If those reading this and seeing a crisp, clear screen, thank your fovea.

Fovea, Latin for “pit”, is a depression in the back of the eye where visual acuity is sharpest, thanks to a high density of light and color sensing cone cells. Without the fovea, a person couldn’t swipe through an app on a smartphone or drive a car. It is also one of the areas worst affected in age-related macular degeneration (AMD), the leading cause of vision loss in older adults.

The fovea was described in the early 19th century, so Dr. Susana da Silva, assistant professor of ophthalmology at the University of Pittsburgh School of Medicine, was surprised to learn that no one actually knew much about how it develops in embryos. So, she decided to study it during her postdoctoral research stint at Harvard University.

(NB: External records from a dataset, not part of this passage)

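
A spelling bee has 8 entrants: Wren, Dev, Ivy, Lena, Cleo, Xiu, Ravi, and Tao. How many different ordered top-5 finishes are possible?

6720

There are 8 choices for 1st place, 7 for 2nd, and so on down to 4 for position 5.
That gives 8 × 7 × 6 × 5 × 4 = 6720.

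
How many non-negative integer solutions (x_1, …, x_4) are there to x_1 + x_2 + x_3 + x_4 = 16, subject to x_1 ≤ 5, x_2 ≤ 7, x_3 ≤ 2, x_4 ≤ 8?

Ignoring the caps, the number of non-negative solutions to x_1+…+x_4 = 16 is C(19,3) = 969.
Subtract solutions that violate a single cap (substitute x_i' = x_i − (cap_i+1)): x_1 ≥ 6 gives C(13,3) = 286; x_2 ≥ 8 gives C(11,3) = 165; x_3 ≥ 3 gives C(16,3) = 560; x_4 ≥ 9 gives C(10,3) = 120. Together 1131.
Add back pairs where two caps are both exceeded: 10 + 120 + 4 + 56 + 0 + 35 = 225.
By inclusion–exclusion the count is 969 − 1131 + 225 = 63.

63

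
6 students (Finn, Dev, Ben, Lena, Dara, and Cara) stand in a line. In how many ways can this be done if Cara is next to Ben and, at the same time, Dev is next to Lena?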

“Eye doctors care so much about the fovea because it is central to good vision,” said da Silva, who is the newest recruit at the Department of Ophthalmology. “Yet, from a basic biology standpoint, it’s still quite a mystery as to how it develops. I thought it seemed like a very interesting area to explore.”

To study the fovea, da Silva turned to chick embryos, a model system that has been used for centuries to learn about embryonic development. Chickens don’t have a fovea per se, but have a region of high acuity that is similar to the human fovea in that they have a high density of cones and no rod cells, which are responsible for good vision in dim light.

In the Pit of the Eye, Researcher Looks for Clues to Treat Vision Diseases

Embryonic chick retina explant (left) showing absence of retinoic acid (blue) in the high acuity area (arrow), and a 50-day old human ‘eye in a dish’ culture derived from induced pluripotent stem cells. (Susana da Silva/Pitt Health Sciences)

Da Silva’s research revealed a surprising new role for retinoic acid, a chemical derivative of vitamin A known to be important in controlling embryonic development. She found that it was actually a lack of retinoic acid that was needed for the high acuity region to form.

“This was the first time that a molecular mechanism responsible for foveal development had been identified,” she said, “and it opens up lots of new avenues for research with implications for treating vision diseases.”

At Pitt, da Silva plans to continue exploring how retinoic acid works in foveal development and is excited about the opportunities for basic and translational research.

“There is a breadth of vision and neuroscience research at Pitt and the environment is really collaborative and supportive. I’m looking forward to some very fruitful collaborations,” da Silva said.

Going beyond chickens, she is also working on a model that is more reflective of how the human eye develops, using stem cells to create a three-dimensional organoid “eye in a dish”. By recreating foveal development in organoids, she hopes to not only understand its biology further, but also test new stem cell-based therapies to restore vision.

“You can count the number of people in the world studying the development of the fovea on one hand, and Susana is one of them.,” said Dr. Jeff Gross, professor of ophthalmology at Pitt’s School of Medicine and director of the  Louis J. Fox Center for Vision Restoration, who helped recruit da Silva. “She’s an exceptional scientist and we’re excited to see her build her research program here at Pitt, and for the impact it will have on people’s lives.”